Perhaps tomorrow, when they found the corpse in the rocks and began searching, the Squire might think of this interview again. He would probably say, "There was something queer about him, if you know what I mean. He had an odd turn of phrase and didn't seem to know where he was. I'll swear he'd never heard of Triffis Avenue."

But that would be tomorrow.

He walked in the direction that the Squire had pointed out. He came to the glittering sign "Triffis Avenue," almost drab against the iridescent orange structure that was its background. He turned left.

Port 9 was alive with youth in yachting costume, which seemed to feature high-peaked hats and hip-bellying breeches. Terens felt conspicuous but no one paid attention to him. The air was full of conversation spiced with terms he did not understand.

He found Booth 26 but waited for minutes before approaching it. He wanted no Squire remaining persistently in its vicinity, no Squire who happened to own a yacht in a nearby booth who would know the real Alstare Deamone by sight and would wonder what a stranger was doing about his ship.

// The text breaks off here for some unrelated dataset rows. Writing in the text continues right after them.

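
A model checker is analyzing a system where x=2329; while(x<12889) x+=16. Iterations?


Step 1: x goes from 2329 toward 12889 by 16; the body runs while x<12889, so iterations = ceil((bound-start)/step)
Step 2: Distance=10560
Step 3: ceil(10560/16)=660

660


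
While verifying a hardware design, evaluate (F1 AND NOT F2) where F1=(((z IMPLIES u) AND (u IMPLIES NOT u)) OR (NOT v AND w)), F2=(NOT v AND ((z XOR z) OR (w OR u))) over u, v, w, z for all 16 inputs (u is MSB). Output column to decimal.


F1 = (((z IMPLIES u) AND (u IMPLIES NOT u)) OR (NOT v AND w))
F2 = (NOT v AND ((z XOR z) OR (w OR u)))
Counterexample to F1=>F2 is where F1=1 and F2=0.
Evaluate each row (bits = u,v,w,z, MSB first):
  row 0 [0000]: F1=1 F2=0 -> F1&~F2 -> 1
  row 1 [0001]: F1=0 F2=0 -> F1&~F2 -> 0
  row 2 [0010]: F1=1 F2=1 -> F1&~F2 -> 0
  row 3 [0011]: F1=1 F2=1 -> F1&~F2 -> 0
  row 4 [0100]: F1=1 F2=0 -> F1&~F2 -> 1
  row 5 [0101]: F1=0 F2=0 -> F1&~F2 -> 0
  row 6 [0110]: F1=1 F2=0 -> F1&~F2 -> 1
  row 7 [0111]: F1=0 F2=0 -> F1&~F2 -> 0
  row 8 [1000]: F1=0 F2=1 -> F1&~F2 -> 0
  row 9 [1001]: F1=0 F2=1 -> F1&~F2 -> 0
  row 10 [1010]: F1=1 F2=1 -> F1&~F2 -> 0
  row 11 [1011]: F1=1 F2=1 -> F1&~F2 -> 0
  row 12 [1100]: F1=0 F2=0 -> F1&~F2 -> 0
  row 13 [1101]: F1=0 F2=0 -> F1&~F2 -> 0
  row 14 [1110]: F1=0 F2=0 -> F1&~F2 -> 0
  row 15 [1111]: F1=0 F2=0 -> F1&~F2 -> 0
Full result column, 4 rows per line (u,v fixed per line; w,z runs 00..11 left to right):
  rows 0-3 [u,v=00]: 1000  = hex 8
  rows 4-7 [u,v=01]: 1010  = hex A
  rows 8-11 [u,v=10]: 0000  = hex 0
  rows 12-15 [u,v=11]: 0000  = hex 0
Counterexample vector (row 0 .. row 15) = 1000101000000000
Output column grouped in 4s = 1000 1010 0000 0000 = 0x8A00
Convert to decimal digit by digit (value = value*16 + digit):
  8 -> 8
  8*16 + 10 (A) = 138
  138*16 + 0 = 2208
  2208*16 + 0 = 35328
Decimal = 35328

35328


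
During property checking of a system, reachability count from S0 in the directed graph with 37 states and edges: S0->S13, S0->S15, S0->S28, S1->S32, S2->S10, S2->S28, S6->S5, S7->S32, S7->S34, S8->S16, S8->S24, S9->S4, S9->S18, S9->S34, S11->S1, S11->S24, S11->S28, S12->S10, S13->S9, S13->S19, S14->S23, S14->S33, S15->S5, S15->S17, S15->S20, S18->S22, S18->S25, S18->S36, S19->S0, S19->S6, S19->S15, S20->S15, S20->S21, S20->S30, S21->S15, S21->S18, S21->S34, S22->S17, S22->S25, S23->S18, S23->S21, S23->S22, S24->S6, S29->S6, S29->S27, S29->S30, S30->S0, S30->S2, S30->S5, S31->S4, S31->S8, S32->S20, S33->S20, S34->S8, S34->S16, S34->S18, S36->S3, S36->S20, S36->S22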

Finally, with the booth's neighborhood apparently safe, he walked over. The yacht's snout peered out from its hangar into the open field about which the booths were placed.' He craned his neck to stare at it.

Now what?

He had killed three men in the last twelve hours. He had risen from Florinian Townman to patroller, from patroller to Squire. He had come from Lower City to Upper City and from Upper City to a spaceport. To all intents and purposes he owned a yacht, a vessel sufficiently spaceworthy to take him to safety on any inhabited world in this sector of the Galaxy.

There was only one catch.

He could not pilot a yacht.

He was tired to the bone, and hungry to boot. He had come this far, and now he could go no further. He was on the edge of space but there was no way of crossing the edge.

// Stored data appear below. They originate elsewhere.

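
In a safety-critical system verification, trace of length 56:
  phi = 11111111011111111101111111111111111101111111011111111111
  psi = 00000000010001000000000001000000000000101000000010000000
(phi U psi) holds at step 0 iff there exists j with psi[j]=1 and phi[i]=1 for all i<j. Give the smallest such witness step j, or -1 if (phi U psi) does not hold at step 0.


(phi U psi) at 0: need smallest j with psi[j]=1 and phi[i]=1 for all i in [0,j).
Scan from step 0:
  step 0: phi=1, psi=0 -> continue
  step 1: phi=1, psi=0 -> continue
  step 2: phi=1, psi=0 -> continue
  step 3: phi=1, psi=0 -> continue
  step 8: phi=0 -> phi-prefix broken from here
  step 9: psi=1 but phi already failed -> not a witness
  step 13: psi=1 but phi already failed -> not a witness
  step 25: psi=1 but phi already failed -> not a witness
  step 38: psi=1 but phi already failed -> not a witness
  step 40: psi=1 but phi already failed -> not a witness
  step 48: psi=1 but phi already failed -> not a witness
  end of trace: no witness -> -1
Witness step = -1

-1


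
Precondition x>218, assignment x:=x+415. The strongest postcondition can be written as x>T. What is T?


Formula: sp(P, x:=E) = exists old_x. (x = E[old_x/x]) AND P[old_x/x] (old_x is the value of x before the assignment; eliminate old_x by solving x = E[old_x/x] for old_x)
Step 1: Precondition P: x>218, i.e. old_x > 218
Step 2: Assignment gives x = old_x + 415, so old_x = x - 415
Step 3: Substitute into P: x - 415 > 218
Step 4: Simplify: x > 218+415 = 633

633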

By now the patrollers must have decided he was nowhere in Lower City. They would turn the search to Upper City as soon as they could get it through their thick skulls that a Florinian would dare. Then the body would be found and a new direction would be taken. They would look for an impostor Squire.

And here he was. He had climbed to the farthest niche of the blind alley and with his back to the closed end he could only wait for the faint sounds of pursuit to grow louder and louder until eventually the bloodhounds would be on him.

Thirty-six hours ago the greatest opportunity of his life had been in his hands. Now the opportunity was gone and his life would soon follow.